Microsoft
Linux macht Microsoft mehr zu schaffen als die Konkurrenz
Open-Source-Programm wird ständig weiterentwickelt und darf gratis genutzt werden
Microsoft-Chef Steve Ballmer liebt drastische
Worte. Die Wettbewerber des weltgrößten Softwareproduzenten seien
doch nur NOISE (engl. Lärm), meinte er vor einigen Jahren. Das
Akronym NOISE stand damals für die Firmen Netscape, Oracle, IBM, Sun
Microsystems und alle anderen ("Everbody else"). Vom
NOISE-Führungsquartett ist quasi nur IBM als strategischer
Wettbewerber übrig geblieben - Netscape verschwand unter dem Dach von
AOL, Oracle und Sun sind stark in die Defensive geraten.
Die Bedrohung
Daher hat Ballmer in einer aktuellen Botschaft an die
Microsoft-Beschäftigten einen neuen Haupt-Konkurrenten identifiziert:
Linux und andere freie Open-Source-Programme.
Linux wird weltweit von unzähligen Programmieren weiterentwickelt
und darf kostenlos genutzt werden. Im Gegensatz zu Microsoft wird bei
Linux und anderen Open-Source-Programmen der eigentliche
Programm-Code offen veröffentlicht, während der Softwaregigant aus
dem Nordwesten der USA den Einblick in seine Systeme durch Patente
und Urheberrechtsansprüche streng schützen lässt. Firmen wie IBM,
SuSE oder RedHat bieten auf der Basis von Linux kommerzielle Produkte
und Dienstleistungen an.
Wettstreit
Im Zentrum des neuen Wettbewerbs stehen große Unternehmenskunden,
die bisher vor allem Großrechner mit Unix-Betriebssystemen wie Sun
Solaris oder HP/UX betreiben. Um sich von der Abhängigkeit vom stark
schwankenden Geschäft mit den privaten PC-Anwendern zu befreien und
neue Märkte zu erschließen, drängt Microsoft mit aller Macht in
dieses Segment. Nach Vorstellung von Bill Gates und Steve Ballmer
sollen das Microsoft-Betriebssystem Windows und die neuen Komponenten
der Netzwerk-Infrastruktur ".NET" künftig auch vermehrt auf den
großen Servern und dem "Big Iron" der Rechenzentren laufen.
Servermarkt
Doch gerade in diesem Bereich feiert derzeit die Gemeinschaft der
offenen Programmanbieter ihre größten Erfolge. 2001 liefen nach
einer Untersuchung des Marktforschungsunternehmens IDC nur vier
Prozent aller Server weltweit unter Linux, dem bekanntesten
Open-Source-System. Bis 2006 soll der Anteil auf elf Prozent wachsen.

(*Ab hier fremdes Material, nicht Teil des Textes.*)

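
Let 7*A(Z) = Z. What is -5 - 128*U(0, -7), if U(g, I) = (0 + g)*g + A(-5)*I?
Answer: -645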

"Wenn Linux bei den Marktanteilen zulegen kann, dann hat Microsoft
kaum noch Preisspielraum nach oben", sagt Analystin Michelle Connell
von Wells Fargo Private Client Services.
Verloren
In Deutschland hat Microsoft ausgerechnet bei einem
Prestige-Projekt erfahren, wie lästig der Wettbewerb mit Linux
aussehen kann. Bei der Bestückung des Deutschen Bundestages mit neuen
Computern haben sich die Parlamentarier noch vor der Bundestagswahl
zwar für PC mit Microsofts System Windows XP ausgesprochen, die
Infrastruktur im Hintergrund soll aber mit Linux-Servern aufgebaut
werden. Auch ein monatelanger Einsatz der PR-Agentur Hunzinger konnte
dieses Debakel nicht verhindern.
Kampfparolen
Auch die hervorrangenden Ergebnisse, die Microsoft am
Donnerstagabend in den USA vorgelegt hat, signalisieren aus Sicht von
Ballmer keine Entwarnung: "Wir haben unserer Vertriebsmannschaft
gesagt, dass sie verstehen müssen, das dies (der Kampf gegen Linux)
jetzt Job Nummer eins ist. Die Leute sagen immer wieder, dass es
einfacher sei, Unix-Anwendungen auf Linux zu übertragen. Wir sind
jetzt ganz dicht dran, diese Aussage zu widerlegen."